El sábado pasado, sin sospechar que al día siguiente me levantaría con un catarro impresionante, tuve una cita muy agradable con un profesor de instituto que, de entrada, me pareció guapo, inteligente y divertido. Hasta que, de pronto, me insinuó que era conspiracionista, y la magia se esfumó.
Según mi interlocutor, la pandemia de Covid y el confinamiento fueron en realidad un complot de un grupo de megamultimillonarios, entre ellos George Soros y Bill Gates, que querían provocar el colapso global de la economía, “para que después los cuatro grupos inversores dominantes puedan hacerse con el control de todo e imponer sus normas”, según publicó él mismo en las redes sociales en marzo de 2020.
De haber leído algunas de sus publicaciones sobre el Covid antes de la cita, ni siquiera me hubiera molestado en quedar. Esa misma semana, precisamente, mi doctora de medicina interna me confesó durante la consulta que todavía está traumada por lo que tuvieron que vivir en el hospital durante la pandemia. “No te imaginas lo horrible que llegó a ser, y lo que no se dijo a la prensa para evitar traumatizar aún más a la población”, me aseguró, visiblemente emocionada.
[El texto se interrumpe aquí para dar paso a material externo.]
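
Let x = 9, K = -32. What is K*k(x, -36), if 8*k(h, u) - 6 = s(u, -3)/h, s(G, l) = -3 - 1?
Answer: -200/9 ≈ -22.222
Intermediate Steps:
s(G, l) = -4
k(h, u) = 3/4 - 1/(2*h) (k(h, u) = 3/4 + (-4/h)/8 = 3/4 - 1/(2*h))
K*k(x, -36) = -8*(-2 + 3*9)/9 = -8*(-2 + 27)/9 = -8*25/9 = -32*25/36 = -200/9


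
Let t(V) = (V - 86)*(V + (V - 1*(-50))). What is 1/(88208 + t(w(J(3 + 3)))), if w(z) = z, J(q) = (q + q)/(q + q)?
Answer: 1/83788 ≈ 1.1935e-5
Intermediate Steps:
J(q) = 1 (J(q) = (2*q)/((2*q)) = (2*q)*(1/(2*q)) = 1)
t(V) = (-86 + V)*(50 + 2*V) (t(V) = (-86 + V)*(V + (V + 50)) = (-86 + V)*(V + (50 + V)) = (-86 + V)*(50 + 2*V))
1/(88208 + t(w(J(3 + 3)))) = 1/(88208 + (-4300 - 122*1 + 2*1²)) = 1/(88208 + (-4300 - 122 + 2*1)) = 1/(88208 + (-4300 - 122 + 2)) = 1/(88208 - 4420) = 1/83788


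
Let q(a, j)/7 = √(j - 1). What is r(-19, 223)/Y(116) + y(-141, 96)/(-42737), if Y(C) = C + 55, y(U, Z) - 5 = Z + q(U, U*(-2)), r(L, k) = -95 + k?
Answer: 5453065/7308027 - 7*√281/42737 ≈ 0.74343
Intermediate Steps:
q(a, j) = 7*√(-1 + j) (q(a, j) = 7*√(j - 1) = 7*√(-1 + j))
y(U, Z) = 5 + Z + 7*√(-1 - 2*U) (y(U, Z) = 5 + (Z + 7*√(-1 + U*(-2))) = 5 + (Z + 7*√(-1 - 2*U)) = 5 + Z + 7*√(-1 - 2*U))
Y(C) = 55 + C
r(-19, 223)/Y(116) + y(-141, 96)/(-42737) = (-95 + 223)/(55 + 116) + (5 + 96 + 7*√(-1 - 2*(-141)))/(-42737) = 128/171 + (5 + 96 + 7*√(-1 + 282))*(-1/42737) = 128*(1/171) + (5 + 96 + 7*√281)*(-1/42737) = 128/171 + (101 + 7*√281)*(-1/42737) = 128/171 + (-101/42737 - 7*√281/42737) = 5453065/7308027 - 7*√281/42737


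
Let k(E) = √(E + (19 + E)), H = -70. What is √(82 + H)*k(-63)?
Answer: 2*I*√321 ≈ 35.833*I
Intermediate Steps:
k(E) = √(19 + 2*E)
√(82 + H)*k(-63) = √(82 - 70)*√(19 + 2*(-63)) = √12*√(19 - 126) = (2*√3)*√(-107) = (2*√3)*(I*√107) = 2*I*√321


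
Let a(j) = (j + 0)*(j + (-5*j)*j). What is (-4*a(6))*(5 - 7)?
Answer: -8352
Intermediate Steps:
a(j) = j*(j - 5*j²)
(-4*a(6))*(5 - 7) = (-4*6²*(1 - 5*6))*(5 - 7) = -144*(1 - 30)*(-2) = -144*(-29)*(-2) = -4*(-1044)*(-2) = 4176*(-2) = -8352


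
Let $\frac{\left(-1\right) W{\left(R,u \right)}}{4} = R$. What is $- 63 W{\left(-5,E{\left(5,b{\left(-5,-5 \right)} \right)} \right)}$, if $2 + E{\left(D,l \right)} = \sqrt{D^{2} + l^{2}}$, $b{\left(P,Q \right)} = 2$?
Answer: $-1260$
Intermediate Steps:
$E{\left(D,l \right)} = -2 + \sqrt{D^{2} + l^{2}}$
$W{\left(R,u \right)} = - 4 R$
$- 63 W{\left(-5,E{\left(5,b{\left(-5,-5 \right)} \right)} \right)} = - 63 \left(\left(-4\right) \left(-5\right)\right) = \left(-63\right) 20 = -1260$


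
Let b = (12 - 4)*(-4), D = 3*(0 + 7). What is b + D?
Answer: -11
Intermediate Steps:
D = 21 (D = 3*7 = 21)
b = -32 (b = 8*(-4) = -32)
b + D = -32 + 21 = -11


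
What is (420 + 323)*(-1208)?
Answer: -897544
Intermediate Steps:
(420 + 323)*(-1208) = 743*(-1208) = -897544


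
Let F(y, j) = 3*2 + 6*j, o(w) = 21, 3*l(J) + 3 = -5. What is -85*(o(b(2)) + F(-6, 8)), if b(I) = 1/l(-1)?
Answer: -6375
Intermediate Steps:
l(J) = -8/3 (l(J) = -1 + (⅓)*(-5) = -1 - 5/3 = -8/3)
b(I) = -3/8 (b(I) = 1/(-8/3) = -3/8)
F(y, j) = 6 + 6*j
-85*(o(b(2)) + F(-6, 8)) = -85*(21 + (6 + 6*8)) = -85*(21 + (6 + 48)) = -85*(21 + 54) = -85*75 = -6375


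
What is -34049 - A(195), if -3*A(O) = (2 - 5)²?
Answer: -34046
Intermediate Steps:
A(O) = -3 (A(O) = -(2 - 5)²/3 = -⅓*(-3)² = -⅓*9 = -3)
-34049 - A(195) = -34049 - 1*(-3) = -34049 + 3 = -34046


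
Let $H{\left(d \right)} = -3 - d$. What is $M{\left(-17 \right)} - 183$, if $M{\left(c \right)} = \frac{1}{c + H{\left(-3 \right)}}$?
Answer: $- \frac{3112}{17} \approx -183.06$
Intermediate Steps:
$M{\left(c \right)} = \frac{1}{c}$ ($M{\left(c \right)} = \frac{1}{c - 0} = \frac{1}{c + \left(-3 + 3\right)} = \frac{1}{c + 0} = \frac{1}{c}$)
$M{\left(-17 \right)} - 183 = \frac{1}{-17} - 183 = - \frac{1}{17} - 183 = - \frac{3112}{17}$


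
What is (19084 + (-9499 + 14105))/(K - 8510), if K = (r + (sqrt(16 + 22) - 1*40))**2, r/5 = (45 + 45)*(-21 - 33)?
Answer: 877162416395/21935613246257324 + 72076825*sqrt(38)/21935613246257324 ≈ 4.0008e-5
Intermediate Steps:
r = -24300 (r = 5*((45 + 45)*(-21 - 33)) = 5*(90*(-54)) = 5*(-4860) = -24300)
K = (-24340 + sqrt(38))**2 (K = (-24300 + (sqrt(16 + 22) - 1*40))**2 = (-24300 + (sqrt(38) - 40))**2 = (-24300 + (-40 + sqrt(38)))**2 = (-24340 + sqrt(38))**2 ≈ 5.9214e+8)
(19084 + (-9499 + 14105))/(K - 8510) = (19084 + (-9499 + 14105))/((24340 - sqrt(38))**2 - 8510) = (19084 + 4606)/(-8510 + (24340 - sqrt(38))**2) = 23690/(-8510 + (24340 - sqrt(38))**2)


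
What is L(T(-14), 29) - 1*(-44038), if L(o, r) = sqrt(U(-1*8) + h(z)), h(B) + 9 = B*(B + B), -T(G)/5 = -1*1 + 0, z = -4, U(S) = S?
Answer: 44038 + sqrt(15) ≈ 44042.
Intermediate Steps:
T(G) = 5 (T(G) = -5*(-1*1 + 0) = -5*(-1 + 0) = -5*(-1) = 5)
h(B) = -9 + 2*B**2 (h(B) = -9 + B*(B + B) = -9 + B*(2*B) = -9 + 2*B**2)
L(o, r) = sqrt(15) (L(o, r) = sqrt(-1*8 + (-9 + 2*(-4)**2)) = sqrt(-8 + (-9 + 2*16)) = sqrt(-8 + (-9 + 32)) = sqrt(-8 + 23) = sqrt(15))
L(T(-14), 29) - 1*(-44038) = sqrt(15) - 1*(-44038) = sqrt(15) + 44038 = 44038 + sqrt(15)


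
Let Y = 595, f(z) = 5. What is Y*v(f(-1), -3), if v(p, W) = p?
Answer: 2975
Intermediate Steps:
Y*v(f(-1), -3) = 595*5 = 2975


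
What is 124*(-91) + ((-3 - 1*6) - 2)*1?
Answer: -11295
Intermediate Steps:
124*(-91) + ((-3 - 1*6) - 2)*1 = -11284 + ((-3 - 6) - 2)*1 = -11284 + (-9 - 2)*1 = -11284 - 11*1 = -11284 - 11 = -11295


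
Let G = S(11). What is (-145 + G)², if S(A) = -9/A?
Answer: 2572816/121 ≈ 21263.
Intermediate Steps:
G = -9/11 ≈ -0.81818
(-145 + G)² = (-145 - 9/11)² = (-1604/11)² = 2572816/121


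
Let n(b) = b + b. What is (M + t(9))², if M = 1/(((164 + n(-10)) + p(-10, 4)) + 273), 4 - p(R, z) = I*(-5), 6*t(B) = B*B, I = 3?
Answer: 34656769/190096 ≈ 182.31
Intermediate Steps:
t(B) = B²/6 (t(B) = (B*B)/6 = B²/6)
n(b) = 2*b
p(R, z) = 19 (p(R, z) = 4 - 3*(-5) = 4 - 1*(-15) = 4 + 15 = 19)
M = 1/436 (M = 1/(((164 + 2*(-10)) + 19) + 273) = 1/(((164 - 20) + 19) + 273) = 1/((144 + 19) + 273) = 1/(163 + 273) = 1/436 ≈ 0.0022936)
(M + t(9))² = (1/436 + (⅙)*9²)² = (1/436 + (⅙)*81)² = (1/436 + 27/2)² = (5887/436)² = 34656769/190096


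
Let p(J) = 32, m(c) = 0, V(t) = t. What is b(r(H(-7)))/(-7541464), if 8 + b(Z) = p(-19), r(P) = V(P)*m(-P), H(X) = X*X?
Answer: -3/942683 ≈ -3.1824e-6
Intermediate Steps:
H(X) = X**2
r(P) = 0 (r(P) = P*0 = 0)
b(Z) = 24 (b(Z) = -8 + 32 = 24)
b(r(H(-7)))/(-7541464) = 24/(-7541464) = 24*(-1/7541464) = -3/942683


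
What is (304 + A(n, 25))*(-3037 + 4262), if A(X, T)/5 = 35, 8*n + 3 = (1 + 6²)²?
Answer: 586775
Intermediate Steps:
n = 683/4 (n = -3/8 + (1 + 6²)²/8 = -3/8 + (1 + 36)²/8 = -3/8 + (⅛)*37² = -3/8 + (⅛)*1369 = -3/8 + 1369/8 = 683/4 ≈ 170.75)
A(X, T) = 175 (A(X, T) = 5*35 = 175)
(304 + A(n, 25))*(-3037 + 4262) = (304 + 175)*(-3037 + 4262) = 479*1225 = 586775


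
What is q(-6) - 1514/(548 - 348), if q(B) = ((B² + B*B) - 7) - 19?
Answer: 3843/100 ≈ 38.430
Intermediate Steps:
q(B) = -26 + 2*B² (q(B) = ((B² + B²) - 7) - 19 = (2*B² - 7) - 19 = (-7 + 2*B²) - 19 = -26 + 2*B²)
q(-6) - 1514/(548 - 348) = (-26 + 2*(-6)²) - 1514/(548 - 348) = (-26 + 2*36) - 1514/200 = (-26 + 72) + (1/200)*(-1514) = 46 - 757/100 = 3843/100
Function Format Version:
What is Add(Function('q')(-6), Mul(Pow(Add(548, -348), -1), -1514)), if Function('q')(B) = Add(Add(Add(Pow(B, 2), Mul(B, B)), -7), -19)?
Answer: Rational(3843, 100) ≈ 38.430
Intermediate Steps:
Function('q')(B) = Add(-26, Mul(2, Pow(B, 2))) (Function('q')(B) = Add(Add(Add(Pow(B, 2), Pow(B, 2)), -7), -19) = Add(Add(Mul(2, Pow(B, 2)), -7), -19) = Add(Add(-7, Mul(2, Pow(B, 2))), -19) = Add(-26, Mul(2, Pow(B, 2))))
Add(Function('q')(-6), Mul(Pow(Add(548, -348), -1), -1514)) = Add(Add(-26, Mul(2, Pow(-6, 2))), Mul(Pow(Add(548, -348), -1), -1514)) = Add(Add(-26, Mul(2, 36)), Mul(Pow(200, -1), -1514)) = Add(Add(-26, 72), Mul(Rational(1, 200), -1514)) = Add(46, Rational(-757, 100)) = Rational(3843, 100)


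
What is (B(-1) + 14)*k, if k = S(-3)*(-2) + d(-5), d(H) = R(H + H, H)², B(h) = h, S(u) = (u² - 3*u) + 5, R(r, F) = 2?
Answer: -546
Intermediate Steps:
S(u) = 5 + u² - 3*u
d(H) = 4 (d(H) = 2² = 4)
k = -42 (k = (5 + (-3)² - 3*(-3))*(-2) + 4 = (5 + 9 + 9)*(-2) + 4 = 23*(-2) + 4 = -46 + 4 = -42)
(B(-1) + 14)*k = (-1 + 14)*(-42) = 13*(-42) = -546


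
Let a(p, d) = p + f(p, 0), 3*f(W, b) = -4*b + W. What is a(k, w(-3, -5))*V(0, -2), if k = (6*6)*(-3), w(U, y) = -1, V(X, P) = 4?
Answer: -576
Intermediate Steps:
f(W, b) = -4*b/3 + W/3 (f(W, b) = (-4*b + W)/3 = (W - 4*b)/3 = -4*b/3 + W/3)
k = -108 (k = 36*(-3) = -108)
a(p, d) = 4*p/3 (a(p, d) = p + (-4/3*0 + p/3) = p + (0 + p/3) = p + p/3 = 4*p/3)
a(k, w(-3, -5))*V(0, -2) = ((4/3)*(-108))*4 = -144*4 = -576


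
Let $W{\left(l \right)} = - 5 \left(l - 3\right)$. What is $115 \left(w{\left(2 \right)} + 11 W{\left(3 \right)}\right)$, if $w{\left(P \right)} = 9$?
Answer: $1035$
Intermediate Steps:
$W{\left(l \right)} = 15 - 5 l$ ($W{\left(l \right)} = - 5 \left(-3 + l\right) = 15 - 5 l$)
$115 \left(w{\left(2 \right)} + 11 W{\left(3 \right)}\right) = 115 \left(9 + 11 \left(15 - 15\right)\right) = 115 \left(9 + 11 \cdot 0\right) = 115 \left(9 + 0\right) = 115 \cdot 9 = 1035$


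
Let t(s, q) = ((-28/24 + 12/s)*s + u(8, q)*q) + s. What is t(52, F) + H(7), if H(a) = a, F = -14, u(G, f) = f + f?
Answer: 1207/3 ≈ 402.33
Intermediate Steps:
u(G, f) = 2*f
t(s, q) = s + 2*q**2 + s*(-7/6 + 12/s) (t(s, q) = ((-28/24 + 12/s)*s + (2*q)*q) + s = ((-28*1/24 + 12/s)*s + 2*q**2) + s = ((-7/6 + 12/s)*s + 2*q**2) + s = (s*(-7/6 + 12/s) + 2*q**2) + s = (2*q**2 + s*(-7/6 + 12/s)) + s = s + 2*q**2 + s*(-7/6 + 12/s))
t(52, F) + H(7) = (12 + 2*(-14)**2 - 1/6*52) + 7 = (12 + 2*196 - 26/3) + 7 = (12 + 392 - 26/3) + 7 = 1186/3 + 7 = 1207/3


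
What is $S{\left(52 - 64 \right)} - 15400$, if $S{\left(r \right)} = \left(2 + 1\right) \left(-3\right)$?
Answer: $-15409$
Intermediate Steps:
$S{\left(r \right)} = -9$ ($S{\left(r \right)} = 3 \left(-3\right) = -9$)
$S{\left(52 - 64 \right)} - 15400 = -9 - 15400 = -15409$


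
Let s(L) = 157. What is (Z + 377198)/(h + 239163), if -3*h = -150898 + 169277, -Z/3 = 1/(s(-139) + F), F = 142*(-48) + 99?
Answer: 7423256649/4586161600 ≈ 1.6186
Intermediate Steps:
F = -6717 (F = -6816 + 99 = -6717)
Z = 3/6560 (Z = -3/(157 - 6717) = -3/(-6560) = -3*(-1/6560) = 3/6560 ≈ 0.00045732)
h = -18379/3 (h = -(-150898 + 169277)/3 = -⅓*18379 = -18379/3 ≈ -6126.3)
(Z + 377198)/(h + 239163) = (3/6560 + 377198)/(-18379/3 + 239163) = 2474418883/(6560*(699110/3)) = (2474418883/6560)*(3/699110) = 7423256649/4586161600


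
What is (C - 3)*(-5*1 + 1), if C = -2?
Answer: 20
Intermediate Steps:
(C - 3)*(-5*1 + 1) = (-2 - 3)*(-5*1 + 1) = -5*(-5 + 1) = -5*(-4) = 20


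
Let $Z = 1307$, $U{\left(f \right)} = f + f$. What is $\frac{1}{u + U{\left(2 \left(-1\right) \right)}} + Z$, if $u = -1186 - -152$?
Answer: $\frac{1356665}{1038} \approx 1307.0$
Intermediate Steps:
$U{\left(f \right)} = 2 f$
$u = -1034$ ($u = -1186 + 152 = -1034$)
$\frac{1}{u + U{\left(2 \left(-1\right) \right)}} + Z = \frac{1}{-1034 + 2 \cdot 2 \left(-1\right)} + 1307 = \frac{1}{-1034 + 2 \left(-2\right)} + 1307 = \frac{1}{-1034 - 4} + 1307 = \frac{1}{-1038} + 1307 = - \frac{1}{1038} + 1307 = \frac{1356665}{1038}$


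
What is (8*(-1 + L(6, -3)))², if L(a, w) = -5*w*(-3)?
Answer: 135424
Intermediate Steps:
L(a, w) = 15*w
(8*(-1 + L(6, -3)))² = (8*(-1 + 15*(-3)))² = (8*(-1 - 45))² = (8*(-46))² = (-368)² = 135424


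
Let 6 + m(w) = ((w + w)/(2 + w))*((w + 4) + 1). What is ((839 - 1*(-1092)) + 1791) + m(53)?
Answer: 210528/55 ≈ 3827.8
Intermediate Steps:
m(w) = -6 + 2*w*(5 + w)/(2 + w) (m(w) = -6 + ((w + w)/(2 + w))*((w + 4) + 1) = -6 + ((2*w)/(2 + w))*((4 + w) + 1) = -6 + (2*w/(2 + w))*(5 + w) = -6 + 2*w*(5 + w)/(2 + w))
((839 - 1*(-1092)) + 1791) + m(53) = ((839 - 1*(-1092)) + 1791) + 2*(-6 + 53² + 2*53)/(2 + 53) = ((839 + 1092) + 1791) + 2*(-6 + 2809 + 106)/55 = (1931 + 1791) + 2*(1/55)*2909 = 3722 + 5818/55 = 210528/55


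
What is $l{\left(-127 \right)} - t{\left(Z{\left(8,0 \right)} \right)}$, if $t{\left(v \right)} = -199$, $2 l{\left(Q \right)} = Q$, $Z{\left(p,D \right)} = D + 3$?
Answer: $\frac{271}{2} \approx 135.5$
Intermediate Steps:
$Z{\left(p,D \right)} = 3 + D$
$l{\left(Q \right)} = \frac{Q}{2}$
$l{\left(-127 \right)} - t{\left(Z{\left(8,0 \right)} \right)} = \frac{1}{2} \left(-127\right) - -199 = - \frac{127}{2} + 199 = \frac{271}{2}$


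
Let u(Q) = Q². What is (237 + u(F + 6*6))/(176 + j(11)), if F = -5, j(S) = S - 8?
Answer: 1198/179 ≈ 6.6927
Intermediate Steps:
j(S) = -8 + S
(237 + u(F + 6*6))/(176 + j(11)) = (237 + (-5 + 6*6)²)/(176 + (-8 + 11)) = (237 + (-5 + 36)²)/(176 + 3) = (237 + 31²)/179 = (237 + 961)*(1/179) = 1198*(1/179) = 1198/179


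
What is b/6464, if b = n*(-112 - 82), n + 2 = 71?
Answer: -6693/3232 ≈ -2.0709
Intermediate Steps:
n = 69 (n = -2 + 71 = 69)
b = -13386 (b = 69*(-112 - 82) = 69*(-194) = -13386)
b/6464 = -13386/6464 = -13386*1/6464 = -6693/3232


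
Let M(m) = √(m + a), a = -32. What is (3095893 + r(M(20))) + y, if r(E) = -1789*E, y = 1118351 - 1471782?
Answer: 2742462 - 3578*I*√3 ≈ 2.7425e+6 - 6197.3*I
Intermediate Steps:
y = -353431
M(m) = √(-32 + m) (M(m) = √(m - 32) = √(-32 + m))
(3095893 + r(M(20))) + y = (3095893 - 1789*√(-32 + 20)) - 353431 = (3095893 - 3578*I*√3) - 353431 = 2742462 - 3578*I*√3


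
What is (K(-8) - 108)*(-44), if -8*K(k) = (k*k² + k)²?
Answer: 1491952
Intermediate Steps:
K(k) = -(k + k³)²/8 (K(k) = -(k*k² + k)²/8 = -(k³ + k)²/8 = -(k + k³)²/8)
(K(-8) - 108)*(-44) = (-⅛*(-8)²*(1 + (-8)²)² - 108)*(-44) = (-⅛*64*(1 + 64)² - 108)*(-44) = (-⅛*64*65² - 108)*(-44) = (-⅛*64*4225 - 108)*(-44) = (-33800 - 108)*(-44) = -33908*(-44) = 1491952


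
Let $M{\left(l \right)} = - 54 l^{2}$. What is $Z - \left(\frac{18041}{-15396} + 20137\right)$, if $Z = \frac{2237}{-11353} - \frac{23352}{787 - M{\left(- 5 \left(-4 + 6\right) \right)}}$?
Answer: $- \frac{21779795682007021}{1081430605356} \approx -20140.0$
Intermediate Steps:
$Z = - \frac{278955575}{70241011}$ ($Z = \frac{2237}{-11353} - \frac{23352}{787 - - 54 \left(- 5 \left(-4 + 6\right)\right)^{2}} = 2237 \left(- \frac{1}{11353}\right) - \frac{23352}{787 - - 54 \left(\left(-5\right) 2\right)^{2}} = - \frac{2237}{11353} - \frac{23352}{787 - - 54 \left(-10\right)^{2}} = - \frac{2237}{11353} - \frac{23352}{787 - \left(-54\right) 100} = - \frac{2237}{11353} - \frac{23352}{787 - -5400} = - \frac{2237}{11353} - \frac{23352}{787 + 5400} = - \frac{2237}{11353} - \frac{23352}{6187} = - \frac{278955575}{70241011} \approx -3.9714$)
$Z - \left(\frac{18041}{-15396} + 20137\right) = - \frac{278955575}{70241011} - \left(\frac{18041}{-15396} + 20137\right) = - \frac{278955575}{70241011} - \left(18041 \left(- \frac{1}{15396}\right) + 20137\right) = - \frac{278955575}{70241011} - \left(- \frac{18041}{15396} + 20137\right) = - \frac{278955575}{70241011} - \frac{310011211}{15396} = - \frac{21779795682007021}{1081430605356}$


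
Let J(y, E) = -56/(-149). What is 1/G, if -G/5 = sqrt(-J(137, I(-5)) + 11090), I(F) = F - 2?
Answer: -sqrt(246200746)/8261770 ≈ -0.0018992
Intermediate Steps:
I(F) = -2 + F
J(y, E) = 56/149 (J(y, E) = -56*(-1/149) = 56/149)
G = -5*sqrt(246200746)/149 (G = -5*sqrt(-1*56/149 + 11090) = -5*sqrt(-56/149 + 11090) = -5*sqrt(246200746)/149 ≈ -526.54)
1/G = 1/(-5*sqrt(246200746)/149) = -sqrt(246200746)/8261770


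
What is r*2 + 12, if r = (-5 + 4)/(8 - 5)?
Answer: 34/3 ≈ 11.333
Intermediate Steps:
r = -⅓ (r = -1/3 = -1*⅓ = -⅓ ≈ -0.33333)
r*2 + 12 = -⅓*2 + 12 = -⅔ + 12 = 34/3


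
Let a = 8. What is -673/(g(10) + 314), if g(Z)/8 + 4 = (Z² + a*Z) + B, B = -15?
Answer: -673/1602 ≈ -0.42010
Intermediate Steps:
g(Z) = -152 + 8*Z² + 64*Z (g(Z) = -32 + 8*((Z² + 8*Z) - 15) = -32 + 8*(-15 + Z² + 8*Z) = -32 + (-120 + 8*Z² + 64*Z) = -152 + 8*Z² + 64*Z)
-673/(g(10) + 314) = -673/((-152 + 8*10² + 64*10) + 314) = -673/((-152 + 8*100 + 640) + 314) = -673/((-152 + 800 + 640) + 314) = -673/(1288 + 314) = -673/1602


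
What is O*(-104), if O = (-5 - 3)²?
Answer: -6656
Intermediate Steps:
O = 64 (O = (-8)² = 64)
O*(-104) = 64*(-104) = -6656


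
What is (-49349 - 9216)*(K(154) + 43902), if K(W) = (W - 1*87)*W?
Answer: -3175394300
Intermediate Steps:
K(W) = W*(-87 + W) (K(W) = (W - 87)*W = (-87 + W)*W = W*(-87 + W))
(-49349 - 9216)*(K(154) + 43902) = (-49349 - 9216)*(154*(-87 + 154) + 43902) = -58565*(154*67 + 43902) = -58565*(10318 + 43902) = -58565*54220 = -3175394300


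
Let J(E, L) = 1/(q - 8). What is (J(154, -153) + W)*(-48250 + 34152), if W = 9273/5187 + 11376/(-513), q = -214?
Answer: 138282353/481 ≈ 2.8749e+5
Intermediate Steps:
J(E, L) = -1/222 (J(E, L) = 1/(-214 - 8) = 1/(-222) = -1/222)
W = -105751/5187 (W = 9273*(1/5187) + 11376*(-1/513) = 3091/1729 - 1264/57 = -105751/5187 ≈ -20.388)
(J(154, -153) + W)*(-48250 + 34152) = (-1/222 - 105751/5187)*(-48250 + 34152) = -2609101/127946*(-14098) = 138282353/481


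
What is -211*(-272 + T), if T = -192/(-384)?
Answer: 114573/2 ≈ 57287.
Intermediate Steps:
T = ½ (T = -192*(-1/384) = ½ ≈ 0.50000)
-211*(-272 + T) = -211*(-272 + ½) = -211*(-543/2) = 114573/2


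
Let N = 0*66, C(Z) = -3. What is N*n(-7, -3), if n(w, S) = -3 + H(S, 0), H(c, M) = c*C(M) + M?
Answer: 0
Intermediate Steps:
H(c, M) = M - 3*c (H(c, M) = c*(-3) + M = -3*c + M = M - 3*c)
N = 0
n(w, S) = -3 - 3*S (n(w, S) = -3 + (0 - 3*S) = -3 - 3*S)
N*n(-7, -3) = 0*(-3 - 3*(-3)) = 0*(-3 + 9) = 0*6 = 0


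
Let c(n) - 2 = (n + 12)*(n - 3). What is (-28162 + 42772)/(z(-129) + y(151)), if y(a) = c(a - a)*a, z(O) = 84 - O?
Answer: -14610/4921 ≈ -2.9689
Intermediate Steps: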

“¿De verdad eres negacionista del Covid? ¿O solo eres un provocador?”, le pregunté al profesor por Whatsapp cuando me escribió al día siguiente para volver a quedar. Me contestó que él no es negacionista, sino algo “más elaborado y complejo, alguien con pensamiento crítico”.
Todavía no he decidido si quiero volver a verle. Por muy atractivo que me parezca, mi tolerancia con los conspiracionistas y antivacunas es mínima. ¿Le doy una segunda oportunidad? ¿Escucho sus argumentos?
El reconocido columnista y profesor de Harvard Arthur C. Brooks escribía hace unos días en The Atlantic que estar abierto a cambiar de opinión puede reducir nuestros niveles de ansiedad.
“Acumulamos un montón de sesgos cognitivos que nos hacen pensar 'tú tienes razón, descarta cualquier evidencia contraria'”, escribe Brooks, citando el libro Think Again, de Adam Grant, psicólogo de la Universidad de Pensilvania. Estos sesgos incluyen el de confirmación (nos centramos y recordamos preferentemente la información que refuerza nuestras creencias); el de anclaje (confiamos excesivamente en una información clave, normalmente la primera que recibimos) y la ilusión de validez (sobrestimamos la exactitud de nuestros propios juicios y percepciones), entre otros. “Estos sesgos son como una fosa llena de cocodrilos alrededor de la fortaleza de nuestras creencias. Nos convierten en reyes ermitaños, convencidos de que cualquier contraargumento que traspase nuestros muros nos llevará a la miseria”, escribe.
Uno de los consejos que propone Brooks para ser “más felices” es forzar al rey ermitaño que llevamos dentro a ser más humilde. “Cuando tus ideas se vean amenazadas y te sientas a la defensiva, rechaza activamente tu instinto de defensa y muéstrate más abierto”, escribe. Es decir, cuando alguien te diga: “Estás equivocado”, responde: “Cuéntame más”.
¿Y si aplico esta táctica con el profesor mientras cenamos croquetas?
—La pandemia terminará cuando haya orden en el sistema monetario digital.
—Mmmm… Cuéntame más.
Otro consejo que propone Brooks es no ir dejando constancia de tus creencias y opiniones en las redes sociales todo el tiempo, porque acabarán yendo en tu contra. “Las redes sociales han atrofiado nuestra capacidad de reinventar nuestro pensamiento, porque nuestras ideas son cada vez más acumulativas: todas las opiniones que hemos publicado en internet han quedado registradas. Con un historial de creencias tan bien documentado”, añade, “cambiar de opinión sobre algo importante o controvertido puede parecer una debilidad y exponernos a la crítica pública”, concluye.